The Old Man & The Gun

Antes da crítica em si, um breve testemunho: Lá pelos meados dos anos oitenta, na mesma época do boom do VHS no Brasil, foi quando comecei a descobrir uma das maiores paixões da minha vida: o cinema. Eu tinha meus oito, nove anos de idade, e meus ídolos eram Arnold Schwarzenegger e Sylvester Stallone, simplesmente pelo fato de que O Predador e Rocky IV eram os principais filmes disponíveis nas locadoras nesta época. Eu reprisava esses filmes diariamente, assim como alguns outros exemplares do cinema de ação e aventura que viriam logo depois, como por exemplo as franquias Karatê Kid e Indiana Jones. Êta época boa…

Entretanto, me lembro nitidamente de um dia, quando meu pai alugou um filme na locadora perto de casa e resolveu assistir. Eu já todo empolgado me coloquei a perguntar que filme era e meu pai respondeu que era um filme que ele tinha visto no cinema anos atrás, e que eu provavelmente não iria gostar. O filme era o western dramático Mais Forte Que a Vingança (Jeremiah Johnson), filme dirigido pelo falecido Sidney Pollack em 1972, e protagonizado por Robert Redford. Realmente quando o filme começou, não chamou minha atenção, afinal, não é mesmo um filme que tem atrativos para uma criança. Contudo, algo me prendeu, e surpreendentemente (até para o meu pai, creio eu), eu assisti o filme inteiro. E gostei muito! Pouco tempo depois, outro momento semelhante ocorreu com o filme Um Homem Fora de Série (The Natural, 1984), filme protagonizado por quem?? Robert Redford mais uma vez.

O motivo deste breve testemunho é para ilustrar que Redford, desde aquele dia na década de oitenta, passou a ser figura presente na minha memória afetiva de cinéfilo, e sua carreira tem sido acompanhada por mim com afinco, desde então. Logo, é com uma pitada de tristeza e saudosismo que tenho a possibilidade de escrever uma crítica de seu filme de despedida antes de sua aposentadoria do cinema, este The Old Man & The Gun (EUA, 2018), uma verdadeira carta de amor a esta lenda cinematográfica, que serve como um perfeito filme de encerramento da carreira de um profissional que há muito deixou de ser apenas um ator e se tornou um ícone.
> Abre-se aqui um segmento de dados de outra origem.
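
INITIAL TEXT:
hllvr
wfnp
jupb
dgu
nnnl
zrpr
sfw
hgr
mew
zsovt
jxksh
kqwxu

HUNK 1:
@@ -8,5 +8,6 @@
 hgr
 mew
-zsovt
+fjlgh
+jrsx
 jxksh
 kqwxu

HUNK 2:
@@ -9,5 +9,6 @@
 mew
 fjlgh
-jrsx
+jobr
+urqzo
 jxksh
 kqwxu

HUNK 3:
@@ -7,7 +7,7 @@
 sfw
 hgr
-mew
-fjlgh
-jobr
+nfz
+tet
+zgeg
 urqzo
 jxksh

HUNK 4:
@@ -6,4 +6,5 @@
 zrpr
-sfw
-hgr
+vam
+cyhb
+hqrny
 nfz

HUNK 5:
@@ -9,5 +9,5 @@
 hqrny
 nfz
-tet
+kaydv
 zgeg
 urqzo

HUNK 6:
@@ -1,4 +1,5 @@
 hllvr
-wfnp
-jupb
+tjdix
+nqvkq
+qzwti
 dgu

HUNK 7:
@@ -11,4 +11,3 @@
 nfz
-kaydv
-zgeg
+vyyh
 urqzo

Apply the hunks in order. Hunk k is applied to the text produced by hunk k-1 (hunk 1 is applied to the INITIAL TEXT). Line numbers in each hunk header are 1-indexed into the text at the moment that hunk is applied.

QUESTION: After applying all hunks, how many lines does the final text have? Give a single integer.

Hunk 1: at line 8 remove [zsovt] add [fjlgh,jrsx] -> 13 lines: hllvr wfnp jupb dgu nnnl zrpr sfw hgr mew fjlgh jrsx jxksh kqwxu
Hunk 2: at line 9 remove [jrsx] add [jobr,urqzo] -> 14 lines: hllvr wfnp jupb dgu nnnl zrpr sfw hgr mew fjlgh jobr urqzo jxksh kqwxu
Hunk 3: at line 7 remove [mew,fjlgh,jobr] add [nfz,tet,zgeg] -> 14 lines: hllvr wfnp jupb dgu nnnl zrpr sfw hgr nfz tet zgeg urqzo jxksh kqwxu
Hunk 4: at line 6 remove [sfw,hgr] add [vam,cyhb,hqrny] -> 15 lines: hllvr wfnp jupb dgu nnnl zrpr vam cyhb hqrny nfz tet zgeg urqzo jxksh kqwxu
Hunk 5: at line 9 remove [tet] add [kaydv] -> 15 lines: hllvr wfnp jupb dgu nnnl zrpr vam cyhb hqrny nfz kaydv zgeg urqzo jxksh kqwxu
Hunk 6: at line 1 remove [wfnp,jupb] add [tjdix,nqvkq,qzwti] -> 16 lines: hllvr tjdix nqvkq qzwti dgu nnnl zrpr vam cyhb hqrny nfz kaydv zgeg urqzo jxksh kqwxu
Hunk 7: at line 11 remove [kaydv,zgeg] add [vyyh] -> 15 lines: hllvr tjdix nqvkq qzwti dgu nnnl zrpr vam cyhb hqrny nfz vyyh urqzo jxksh kqwxu
Final line count: 15

Answer: 15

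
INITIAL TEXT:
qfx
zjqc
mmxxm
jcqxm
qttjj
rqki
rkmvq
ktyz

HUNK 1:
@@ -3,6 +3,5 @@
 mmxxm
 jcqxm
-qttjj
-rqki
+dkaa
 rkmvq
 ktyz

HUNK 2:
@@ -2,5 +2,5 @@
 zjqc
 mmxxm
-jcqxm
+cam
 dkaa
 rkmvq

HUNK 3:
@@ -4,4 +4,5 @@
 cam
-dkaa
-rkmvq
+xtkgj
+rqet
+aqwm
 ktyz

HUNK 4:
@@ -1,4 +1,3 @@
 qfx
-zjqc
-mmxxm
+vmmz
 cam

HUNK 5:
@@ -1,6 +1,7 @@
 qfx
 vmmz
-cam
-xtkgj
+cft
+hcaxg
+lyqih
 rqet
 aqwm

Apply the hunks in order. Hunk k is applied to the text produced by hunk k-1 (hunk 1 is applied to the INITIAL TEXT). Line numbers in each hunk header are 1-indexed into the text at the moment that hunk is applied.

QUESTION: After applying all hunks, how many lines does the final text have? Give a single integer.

Answer: 8

Derivation:
Hunk 1: at line 3 remove [qttjj,rqki] add [dkaa] -> 7 lines: qfx zjqc mmxxm jcqxm dkaa rkmvq ktyz
Hunk 2: at line 2 remove [jcqxm] add [cam] -> 7 lines: qfx zjqc mmxxm cam dkaa rkmvq ktyz
Hunk 3: at line 4 remove [dkaa,rkmvq] add [xtkgj,rqet,aqwm] -> 8 lines: qfx zjqc mmxxm cam xtkgj rqet aqwm ktyz
Hunk 4: at line 1 remove [zjqc,mmxxm] add [vmmz] -> 7 lines: qfx vmmz cam xtkgj rqet aqwm ktyz
Hunk 5: at line 1 remove [cam,xtkgj] add [cft,hcaxg,lyqih] -> 8 lines: qfx vmmz cft hcaxg lyqih rqet aqwm ktyz
Final line count: 8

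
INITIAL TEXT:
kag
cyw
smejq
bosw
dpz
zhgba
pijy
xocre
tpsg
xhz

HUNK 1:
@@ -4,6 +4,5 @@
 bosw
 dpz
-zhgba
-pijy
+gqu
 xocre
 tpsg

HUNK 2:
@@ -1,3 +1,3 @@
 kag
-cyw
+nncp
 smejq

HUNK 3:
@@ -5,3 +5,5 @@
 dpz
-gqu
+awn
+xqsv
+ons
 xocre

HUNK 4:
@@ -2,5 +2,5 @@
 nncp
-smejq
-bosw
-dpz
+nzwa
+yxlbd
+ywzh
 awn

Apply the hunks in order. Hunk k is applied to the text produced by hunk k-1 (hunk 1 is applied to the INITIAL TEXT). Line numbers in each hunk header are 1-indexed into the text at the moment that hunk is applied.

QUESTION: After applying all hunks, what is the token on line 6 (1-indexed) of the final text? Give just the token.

Hunk 1: at line 4 remove [zhgba,pijy] add [gqu] -> 9 lines: kag cyw smejq bosw dpz gqu xocre tpsg xhz
Hunk 2: at line 1 remove [cyw] add [nncp] -> 9 lines: kag nncp smejq bosw dpz gqu xocre tpsg xhz
Hunk 3: at line 5 remove [gqu] add [awn,xqsv,ons] -> 11 lines: kag nncp smejq bosw dpz awn xqsv ons xocre tpsg xhz
Hunk 4: at line 2 remove [smejq,bosw,dpz] add [nzwa,yxlbd,ywzh] -> 11 lines: kag nncp nzwa yxlbd ywzh awn xqsv ons xocre tpsg xhz
Final line 6: awn

Answer: awn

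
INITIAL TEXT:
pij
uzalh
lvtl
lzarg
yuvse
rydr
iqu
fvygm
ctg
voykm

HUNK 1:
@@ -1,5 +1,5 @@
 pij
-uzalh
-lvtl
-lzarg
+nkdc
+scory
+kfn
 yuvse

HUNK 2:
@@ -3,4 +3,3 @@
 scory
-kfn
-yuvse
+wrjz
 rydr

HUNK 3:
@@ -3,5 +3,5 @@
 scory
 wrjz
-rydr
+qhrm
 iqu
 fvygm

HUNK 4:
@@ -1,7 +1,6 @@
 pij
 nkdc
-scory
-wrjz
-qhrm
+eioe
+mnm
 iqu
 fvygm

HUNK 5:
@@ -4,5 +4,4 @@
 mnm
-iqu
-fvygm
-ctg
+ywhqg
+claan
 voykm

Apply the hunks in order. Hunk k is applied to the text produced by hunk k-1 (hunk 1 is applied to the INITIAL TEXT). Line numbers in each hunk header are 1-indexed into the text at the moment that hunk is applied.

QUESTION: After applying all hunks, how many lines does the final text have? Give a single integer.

Answer: 7

Derivation:
Hunk 1: at line 1 remove [uzalh,lvtl,lzarg] add [nkdc,scory,kfn] -> 10 lines: pij nkdc scory kfn yuvse rydr iqu fvygm ctg voykm
Hunk 2: at line 3 remove [kfn,yuvse] add [wrjz] -> 9 lines: pij nkdc scory wrjz rydr iqu fvygm ctg voykm
Hunk 3: at line 3 remove [rydr] add [qhrm] -> 9 lines: pij nkdc scory wrjz qhrm iqu fvygm ctg voykm
Hunk 4: at line 1 remove [scory,wrjz,qhrm] add [eioe,mnm] -> 8 lines: pij nkdc eioe mnm iqu fvygm ctg voykm
Hunk 5: at line 4 remove [iqu,fvygm,ctg] add [ywhqg,claan] -> 7 lines: pij nkdc eioe mnm ywhqg claan voykm
Final line count: 7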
Escrito e dirigido pelo cada vez mais promissor David Lowery (do drama A Ghost Story, cuja crítica campeã de acessos na internet você também encontra aqui no Portal do Andreoli), The Old Man & The Gun conta a história de Forrest Tucker (Redford), um velho criminoso que ao longo da carreira já foi preso mais de 18 vezes, começando dos seus 15 anos de idade, sendo que o próprio escapou da maioria das prisões que tentaram segurá-lo (há inclusive uma montagem mostrando suas fugas que é um tremendo deleite, principalmente pelo fato da sequência utilizar algumas cenas clássicas de outros filmes da carreira de Redford).
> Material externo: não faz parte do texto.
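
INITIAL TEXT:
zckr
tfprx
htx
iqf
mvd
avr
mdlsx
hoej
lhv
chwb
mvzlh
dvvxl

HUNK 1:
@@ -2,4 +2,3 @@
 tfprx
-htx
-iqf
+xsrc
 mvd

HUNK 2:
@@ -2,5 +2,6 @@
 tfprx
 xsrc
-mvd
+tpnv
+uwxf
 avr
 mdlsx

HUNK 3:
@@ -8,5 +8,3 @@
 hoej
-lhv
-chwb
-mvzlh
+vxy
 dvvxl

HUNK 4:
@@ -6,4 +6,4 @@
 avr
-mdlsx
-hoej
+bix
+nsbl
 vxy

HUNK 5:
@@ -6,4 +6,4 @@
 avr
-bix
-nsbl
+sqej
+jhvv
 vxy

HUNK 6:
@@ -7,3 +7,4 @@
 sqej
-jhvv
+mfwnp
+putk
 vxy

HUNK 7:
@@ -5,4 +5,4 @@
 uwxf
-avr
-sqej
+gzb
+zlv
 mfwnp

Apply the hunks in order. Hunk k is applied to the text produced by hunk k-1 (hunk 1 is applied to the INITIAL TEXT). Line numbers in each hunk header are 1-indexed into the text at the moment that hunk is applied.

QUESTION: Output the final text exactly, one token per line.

Hunk 1: at line 2 remove [htx,iqf] add [xsrc] -> 11 lines: zckr tfprx xsrc mvd avr mdlsx hoej lhv chwb mvzlh dvvxl
Hunk 2: at line 2 remove [mvd] add [tpnv,uwxf] -> 12 lines: zckr tfprx xsrc tpnv uwxf avr mdlsx hoej lhv chwb mvzlh dvvxl
Hunk 3: at line 8 remove [lhv,chwb,mvzlh] add [vxy] -> 10 lines: zckr tfprx xsrc tpnv uwxf avr mdlsx hoej vxy dvvxl
Hunk 4: at line 6 remove [mdlsx,hoej] add [bix,nsbl] -> 10 lines: zckr tfprx xsrc tpnv uwxf avr bix nsbl vxy dvvxl
Hunk 5: at line 6 remove [bix,nsbl] add [sqej,jhvv] -> 10 lines: zckr tfprx xsrc tpnv uwxf avr sqej jhvv vxy dvvxl
Hunk 6: at line 7 remove [jhvv] add [mfwnp,putk] -> 11 lines: zckr tfprx xsrc tpnv uwxf avr sqej mfwnp putk vxy dvvxl
Hunk 7: at line 5 remove [avr,sqej] add [gzb,zlv] -> 11 lines: zckr tfprx xsrc tpnv uwxf gzb zlv mfwnp putk vxy dvvxl

Answer: zckr
tfprx
xsrc
tpnv
uwxf
gzb
zlv
mfwnp
putk
vxy
dvvxl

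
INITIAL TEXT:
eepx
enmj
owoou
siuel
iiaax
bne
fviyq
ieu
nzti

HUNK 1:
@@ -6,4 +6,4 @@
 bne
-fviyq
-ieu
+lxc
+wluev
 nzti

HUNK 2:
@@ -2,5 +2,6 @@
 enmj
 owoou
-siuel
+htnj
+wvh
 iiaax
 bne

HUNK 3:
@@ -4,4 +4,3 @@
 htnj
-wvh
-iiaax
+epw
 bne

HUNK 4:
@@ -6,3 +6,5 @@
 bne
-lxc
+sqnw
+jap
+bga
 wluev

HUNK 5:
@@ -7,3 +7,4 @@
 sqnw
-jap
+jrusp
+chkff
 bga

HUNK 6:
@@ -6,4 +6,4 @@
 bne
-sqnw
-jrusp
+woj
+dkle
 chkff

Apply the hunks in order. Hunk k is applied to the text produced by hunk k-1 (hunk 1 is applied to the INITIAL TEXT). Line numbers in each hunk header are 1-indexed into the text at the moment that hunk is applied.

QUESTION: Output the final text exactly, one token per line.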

Quando o público é apresentado à ele, próximo do fim de sua carreira criminal, Tucker está engajado na modalidade de assaltos à bancos, ao lado de dois parceiros tão “imberbes” quanto ele, interpretados por Danny Glover e Tom Waits. Forrest, um cavalheiro nato, rouba bancos apenas abrindo seu paletó e mostrando uma arma e proferindo palavras gentis à suas vítimas. Tucker é o tipo de assaltante que diz para uma caixa de banco que ela está indo bem, quando esta começa a chorar enquanto pega o dinheiro. Forrest é cativante, e sua confiança em seu charme é tão grande quanto em sua arma. Lowery nem mesmo chega a mostrar a arma quando Forrest abre seu paletó, mantendo a câmera na altura dos ombros do assaltante. Seus olhos azuis e seu sorriso são suas verdadeiras armas.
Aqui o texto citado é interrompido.